Bipartisan democratic unity is essential if the U.S. is to counter the rise of three autocratic Eurasian superpowers — China, Russia and Iran, experts told a Hoover Institution forum, The Stanford Daily’s Berber Jin writes.
“Iran, China and Russia are all rising former empires and civilizations that are all in one way or another attacking the ideas that define a free society, and we’ve got to get smarter about how we push back,” Stanford University’s Michael McFaul said. Putin is waging an “ideological struggle against the West and liberalism” that demands a response, he added.
Iran is cultivating a “brotherhood of authoritarianism” with China and Russia as well as sponsoring state-sponsored radical Islam and radical sectarianism across the Middle East, said Stanford’s Abbas Milani.
But bipartisan consensus and commitment are essential for countering the authoritarian resurgence, the experts agreed.

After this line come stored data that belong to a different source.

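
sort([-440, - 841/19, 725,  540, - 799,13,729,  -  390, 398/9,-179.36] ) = [ - 799 , - 440, - 390, - 179.36,  -  841/19,13,398/9 , 540  ,  725,729] 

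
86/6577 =86/6577  =  0.01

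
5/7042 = 5/7042 = 0.00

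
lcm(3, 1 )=3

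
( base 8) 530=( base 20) H4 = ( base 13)206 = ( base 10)344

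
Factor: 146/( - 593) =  - 2^1*73^1 *593^( - 1)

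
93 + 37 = 130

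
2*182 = 364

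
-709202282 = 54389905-763592187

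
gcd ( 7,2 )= 1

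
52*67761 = 3523572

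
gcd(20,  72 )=4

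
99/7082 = 99/7082 = 0.01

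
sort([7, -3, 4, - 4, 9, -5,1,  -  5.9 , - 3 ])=[ - 5.9, - 5,- 4, - 3, - 3, 1,4,  7, 9 ] 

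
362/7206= 181/3603 = 0.05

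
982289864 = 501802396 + 480487468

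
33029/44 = 33029/44 = 750.66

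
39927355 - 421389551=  - 381462196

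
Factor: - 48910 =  - 2^1*5^1*67^1*73^1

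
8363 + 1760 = 10123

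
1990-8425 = -6435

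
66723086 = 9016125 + 57706961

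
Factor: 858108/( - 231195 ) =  - 286036/77065 = - 2^2*5^(  -  1)*43^1*1663^1*15413^(-1 ) 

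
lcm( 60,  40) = 120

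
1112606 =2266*491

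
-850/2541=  - 850/2541=- 0.33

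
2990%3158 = 2990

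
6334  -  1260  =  5074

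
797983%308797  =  180389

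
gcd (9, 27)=9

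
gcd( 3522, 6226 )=2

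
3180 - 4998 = - 1818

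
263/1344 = 263/1344 = 0.20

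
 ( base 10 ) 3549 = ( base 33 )38i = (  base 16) DDD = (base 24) 63l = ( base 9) 4773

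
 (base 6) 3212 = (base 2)1011011000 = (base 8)1330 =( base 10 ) 728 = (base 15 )338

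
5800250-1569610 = 4230640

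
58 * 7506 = 435348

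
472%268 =204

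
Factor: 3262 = 2^1*7^1*233^1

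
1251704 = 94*13316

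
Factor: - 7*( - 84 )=2^2 *3^1 * 7^2= 588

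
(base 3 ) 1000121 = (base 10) 745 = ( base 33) MJ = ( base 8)1351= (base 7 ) 2113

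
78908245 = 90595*871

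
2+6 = 8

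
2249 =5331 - 3082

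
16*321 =5136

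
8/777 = 8/777 = 0.01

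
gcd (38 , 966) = 2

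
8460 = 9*940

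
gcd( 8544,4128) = 96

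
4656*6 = 27936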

“We’ve got to start with us — we need to get our own house in order,” said McFaul, a former NED Reagan-Fascell fellow. “We need to have a sense that this is a common mission, American national security and American prosperity, and if we continue to fight over ourselves and between ourselves, we will lose the struggle against these three countries we are talking about.”
“I would start by giving everyone a map,” quipped Gary Roughhead, the Hoover Institution’s Robert and Marion Oster Distinguished Military Fellow, calling for a proactive and shared policy of research and innovation for the U.S. to maintain global leadership.
The global trend of growing authoritarianism and retreating democracy may be harder to counter than with the electoral defeat of individual politicians, says Ilya Zaslavskiy, the head of research at the Free Russia Foundation. Populist leaders are symptoms of a global problem, not the problem itself. If the deeper issue is not addressed, he cautions, one would-be authoritarian may merely be replaced by another, he tells The Times of Israel:
The deeper problem, Zaslavskiy believes, is that since the end of the Cold War, kleptocratic regimes, most notably Russia, but also countries like Kazakhstan, Azerbaijan, China and Malaysia, have failed to democratize, and instead have exported their values, corrupt practices and countless billions of dollars of corrupt or criminally obtained money to the West. Over time, this process has had a corrosive effect on Western societies, contributing to inequality and undermining the rule of law and democracy. The only solution, Zaslavskiy believes, is for democratic countries to adopt a policy of containment vis-a-vis Russia and other kleptocratic regimes, the chief measure of which would involve stemming the cross-border flow of corrupt money.